Announcing that the hospital is now conducting liver transplant for upto one-year-old patients, Dr B K Rao, chairman of the board of management at the hospital said they have already conducted about 74 liver transplants, with a success rate of about 90 per cent.

Dr A S Soin, one of the doctors who conducted the surgery, said there were many challenges faced by the team while undertaking the task. "The blood vessels of the baby are very small, so we had to use magnification glasses to connect them. Also, the main artery was completely blocked due to the advanced stage of the disease," he said. Since the baby was in a very serious condition, it took the hospital six weeks of intensive medical and nutritional care to prepare him for the eight hour-long surgery, said Dr Neelam Mohan, the hospital's paediatric liver specialist.

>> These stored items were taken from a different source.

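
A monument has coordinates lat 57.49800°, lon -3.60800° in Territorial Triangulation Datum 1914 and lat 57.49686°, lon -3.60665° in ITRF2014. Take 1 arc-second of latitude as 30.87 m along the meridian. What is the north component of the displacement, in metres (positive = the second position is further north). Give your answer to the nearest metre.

Δφ = 57.49686° − 57.49800° = -0.00114°; Δλ = -3.60665° − -3.60800° = +0.00135°.
1° of latitude = 3600 × 30.87 = 111132 m.
ΔN = Δφ × 111132 = -126.7 m; ΔE = Δλ × 111132 × cos(57.49800°) = +0.00135 × 111132 × 0.537329 = 80.6 m.

ΔN = -127 m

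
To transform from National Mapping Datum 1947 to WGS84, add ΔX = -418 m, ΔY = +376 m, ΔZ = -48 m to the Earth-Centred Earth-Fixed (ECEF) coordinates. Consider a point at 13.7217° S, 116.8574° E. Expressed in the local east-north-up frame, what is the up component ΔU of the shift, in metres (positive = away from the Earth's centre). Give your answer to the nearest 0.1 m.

The local up (radial) axis is (cos φ cos λ, cos φ sin λ, sin φ), giving ΔU = 183.451 + 325.869 + 11.386 = 520.71 m.

ΔU = 520.7 m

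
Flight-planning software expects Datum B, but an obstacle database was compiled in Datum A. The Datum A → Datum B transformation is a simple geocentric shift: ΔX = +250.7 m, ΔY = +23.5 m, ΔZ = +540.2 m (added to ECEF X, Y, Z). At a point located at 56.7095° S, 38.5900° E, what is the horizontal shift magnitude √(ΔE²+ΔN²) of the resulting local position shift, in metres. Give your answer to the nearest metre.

492 m

The local east axis at (φ, λ) is (−sin λ, cos λ, 0), so ΔE = −sin(38.5900°)·250.7 + cos(38.5900°)·23.5 = -138.00 m.
The local north axis is (−sin φ cos λ, −sin φ sin λ, cos φ), giving ΔN = 163.798 + 12.253 + 296.507 = 472.56 m.
Horizontal magnitude = √(ΔE² + ΔN²) = √((-138.00)² + 472.56²) = 492.30 m.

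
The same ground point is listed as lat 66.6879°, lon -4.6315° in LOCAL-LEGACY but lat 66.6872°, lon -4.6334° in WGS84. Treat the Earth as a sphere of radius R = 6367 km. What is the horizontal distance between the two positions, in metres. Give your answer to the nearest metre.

Δφ = 66.6872° − 66.6879° = -0.0007°; Δλ = -4.6334° − -4.6315° = -0.0019°.
1° along a meridian = πR/180 = 111125 m.
ΔN = Δφ × 111125 = -77.8 m; ΔE = Δλ × 111125 × cos(66.6879°) = -0.0019 × 111125 × 0.395739 = -83.6 m.
Distance = √(ΔE² + ΔN²) = √((-83.6)² + (-77.8)²) = 114.2 m.

114 m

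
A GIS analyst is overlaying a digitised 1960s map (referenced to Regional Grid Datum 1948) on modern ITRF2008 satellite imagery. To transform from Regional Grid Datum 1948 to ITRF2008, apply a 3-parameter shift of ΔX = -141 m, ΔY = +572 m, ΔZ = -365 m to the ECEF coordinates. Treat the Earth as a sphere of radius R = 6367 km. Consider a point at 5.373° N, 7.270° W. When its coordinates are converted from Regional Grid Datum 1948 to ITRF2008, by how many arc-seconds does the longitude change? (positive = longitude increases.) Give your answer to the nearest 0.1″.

Δλ = 17.9″

sin φ = 0.093639, cos φ = 0.995606, sin λ = -0.126545, cos λ = 0.991961.
East component: ΔE = −sin λ·ΔX + cos λ·ΔY = −(-0.126545)(-141) + (0.991961)(572) = 549.56 m.
1° of latitude spans πR/180 = 111125 m; at latitude φ, 1° of longitude spans that × cos φ = 110636.9 m, so Δλ = 549.56 / 110636.9 × 3600 = 17.882″.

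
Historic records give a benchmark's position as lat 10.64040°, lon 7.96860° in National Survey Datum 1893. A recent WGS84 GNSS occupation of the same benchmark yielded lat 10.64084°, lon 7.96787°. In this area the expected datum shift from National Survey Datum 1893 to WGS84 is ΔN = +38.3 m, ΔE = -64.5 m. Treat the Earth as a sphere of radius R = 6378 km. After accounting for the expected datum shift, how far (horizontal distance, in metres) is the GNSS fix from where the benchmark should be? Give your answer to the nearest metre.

Observed coordinate differences: Δφ = +0.00044°, Δλ = -0.00073°.
Converting to metres (1° lat = 111317 m, cos φ = 0.982805): observed ΔN = 49.0 m, observed ΔE = -79.9 m.
Subtracting the expected shift leaves a residual of 49.0 − (38.3) = 10.7 m north and -79.9 − (-64.5) = -15.4 m east.
Residual distance = √(10.7² + (-15.4)²) = 18.7 m.

19 m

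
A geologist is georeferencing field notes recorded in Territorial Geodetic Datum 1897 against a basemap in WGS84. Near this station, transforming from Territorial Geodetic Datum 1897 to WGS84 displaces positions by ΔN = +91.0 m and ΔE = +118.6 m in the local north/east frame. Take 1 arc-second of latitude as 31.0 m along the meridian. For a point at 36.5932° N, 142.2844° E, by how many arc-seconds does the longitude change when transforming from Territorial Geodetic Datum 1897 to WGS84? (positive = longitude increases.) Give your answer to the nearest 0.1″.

Δλ = 4.8″

At latitude 36.5932°, cos φ = 0.802888.
1″ of longitude at this latitude = 31.00 × cos φ = 24.8895 m, so Δλ = 118.6 / 24.8895 = 4.765″.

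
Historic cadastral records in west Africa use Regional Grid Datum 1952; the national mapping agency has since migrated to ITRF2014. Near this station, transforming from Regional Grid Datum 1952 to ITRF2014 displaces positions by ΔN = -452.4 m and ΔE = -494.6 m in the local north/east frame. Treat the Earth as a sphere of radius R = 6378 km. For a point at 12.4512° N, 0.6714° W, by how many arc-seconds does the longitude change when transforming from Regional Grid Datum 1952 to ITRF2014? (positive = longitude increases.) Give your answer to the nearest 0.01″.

At latitude 12.4512°, cos φ = 0.976480.
One radian of longitude at latitude φ spans R cos φ, so Δλ = ΔE / (R cos φ) = -494.6 / (6378000 × 0.976480) = -7.9416e-05 rad = -16.381″.

Δλ = -16.38″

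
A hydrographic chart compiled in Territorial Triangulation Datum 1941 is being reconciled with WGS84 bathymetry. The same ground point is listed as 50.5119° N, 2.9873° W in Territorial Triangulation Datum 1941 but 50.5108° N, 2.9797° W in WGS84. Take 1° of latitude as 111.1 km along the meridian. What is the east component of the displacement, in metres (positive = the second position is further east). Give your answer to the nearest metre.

Δφ = 50.5108° − 50.5119° = -0.0011°; Δλ = -2.9797° − -2.9873° = +0.0076°.
ΔN = Δφ × 111100 = -122.2 m; ΔE = Δλ × 111100 × cos(50.5119°) = +0.0076 × 111100 × 0.635918 = 536.9 m.

ΔE = 537 m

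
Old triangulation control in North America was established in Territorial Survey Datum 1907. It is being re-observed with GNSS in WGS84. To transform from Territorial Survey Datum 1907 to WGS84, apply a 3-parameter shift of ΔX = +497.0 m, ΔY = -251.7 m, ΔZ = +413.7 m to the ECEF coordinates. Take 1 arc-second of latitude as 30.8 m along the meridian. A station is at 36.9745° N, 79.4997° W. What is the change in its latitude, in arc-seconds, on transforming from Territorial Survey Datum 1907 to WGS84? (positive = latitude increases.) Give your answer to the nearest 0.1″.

sin φ = 0.601460, cos φ = 0.798903, sin λ = -0.983254, cos λ = 0.182241.
North component: ΔN = −sin φ cos λ·ΔX − sin φ sin λ·ΔY + cos φ·ΔZ = −(0.601460)(0.182241)(497.0) − (0.601460)(-0.983254)(-251.7) + (0.798903)(413.7) = 127.18 m.
1° of latitude spans 3600 × 30.80 = 110880 m, so Δφ = 127.18 / 110880 × 3600 = 4.129″.

Δφ = 4.1″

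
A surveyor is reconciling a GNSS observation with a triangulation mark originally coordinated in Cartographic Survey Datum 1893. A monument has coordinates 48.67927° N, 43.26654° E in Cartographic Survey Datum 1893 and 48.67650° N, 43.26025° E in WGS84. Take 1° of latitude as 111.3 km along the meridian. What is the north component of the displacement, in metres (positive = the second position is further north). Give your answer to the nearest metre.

Δφ = 48.67650° − 48.67927° = -0.00277°; Δλ = 43.26025° − 43.26654° = -0.00629°.
ΔN = Δφ × 111300 = -308.3 m; ΔE = Δλ × 111300 × cos(48.67927°) = -0.00629 × 111300 × 0.660273 = -462.2 m.

ΔN = -308 m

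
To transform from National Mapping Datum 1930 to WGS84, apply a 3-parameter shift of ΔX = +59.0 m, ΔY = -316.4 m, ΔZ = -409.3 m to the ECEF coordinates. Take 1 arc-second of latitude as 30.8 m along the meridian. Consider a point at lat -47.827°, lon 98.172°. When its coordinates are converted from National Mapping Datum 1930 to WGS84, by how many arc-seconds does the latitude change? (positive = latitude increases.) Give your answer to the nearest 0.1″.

Δφ = -16.7″

sin φ = -0.741121, cos φ = 0.671371, sin λ = 0.989846, cos λ = -0.142145.
North component: ΔN = −sin φ cos λ·ΔX − sin φ sin λ·ΔY + cos φ·ΔZ = −(-0.741121)(-0.142145)(59.0) − (-0.741121)(0.989846)(-316.4) + (0.671371)(-409.3) = -513.12 m.
1° of latitude spans 3600 × 30.80 = 110880 m, so Δφ = -513.12 / 110880 × 3600 = -16.660″.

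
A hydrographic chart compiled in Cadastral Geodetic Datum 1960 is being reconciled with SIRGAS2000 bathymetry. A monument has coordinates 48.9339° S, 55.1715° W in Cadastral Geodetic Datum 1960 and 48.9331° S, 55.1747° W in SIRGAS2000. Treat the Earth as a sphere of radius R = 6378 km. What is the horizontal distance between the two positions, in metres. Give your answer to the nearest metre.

250 m

Δφ = -48.9331° − -48.9339° = +0.0008°; Δλ = -55.1747° − -55.1715° = -0.0032°.
1° along a meridian = πR/180 = 111317 m.
ΔN = Δφ × 111317 = 89.1 m; ΔE = Δλ × 111317 × cos(-48.9339°) = -0.0032 × 111317 × 0.656929 = -234.0 m.
Distance = √(ΔE² + ΔN²) = √((-234.0)² + 89.1²) = 250.4 m.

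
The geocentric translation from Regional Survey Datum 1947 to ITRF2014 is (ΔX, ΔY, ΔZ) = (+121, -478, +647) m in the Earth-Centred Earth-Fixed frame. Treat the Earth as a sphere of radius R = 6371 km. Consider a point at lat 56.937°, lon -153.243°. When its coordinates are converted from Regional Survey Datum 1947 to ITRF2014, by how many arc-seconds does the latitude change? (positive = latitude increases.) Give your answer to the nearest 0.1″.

Δφ = 8.5″

sin φ = 0.838071, cos φ = 0.545561, sin λ = -0.450208, cos λ = -0.892924.
North component: ΔN = −sin φ cos λ·ΔX − sin φ sin λ·ΔY + cos φ·ΔZ = −(0.838071)(-0.892924)(121) − (0.838071)(-0.450208)(-478) + (0.545561)(647) = 263.17 m.
1° of latitude spans πR/180 = 111195 m, so Δφ = 263.17 / 111195 × 3600 = 8.520″.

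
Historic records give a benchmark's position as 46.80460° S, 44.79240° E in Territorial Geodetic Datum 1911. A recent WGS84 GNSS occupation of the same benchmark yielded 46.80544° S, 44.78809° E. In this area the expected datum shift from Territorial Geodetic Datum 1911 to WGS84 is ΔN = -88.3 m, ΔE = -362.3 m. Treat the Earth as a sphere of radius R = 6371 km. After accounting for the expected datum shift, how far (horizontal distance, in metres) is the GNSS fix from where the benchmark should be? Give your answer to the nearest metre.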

Sheryar's parents, Syed Arshad Hussain and Saima Arshad said they came to know about the operation being done here after reading in a newspaper about the successful operation of another Pakistani boy, Safi, last year. "We talked to Safi parents over phone and they were very happy and satisfied with their experience in India. So we contacted the hospital authorities and they told us to come immediately," says Sayed.

And the family says their experience in the country has been a "happy" one, with everybody being so helpful and caring. "Many people, even strangers outside the hospital, tell us that they are praying for us after hearing our story," says Syed. Sheryar has been discharged exactly a month after undergoing the operation and doctors says the boy should lead a normal life.

Image: Sheryar with his grandmother Nasreen Fatima at the Sri Ganga Ram Hospital, New Delhi.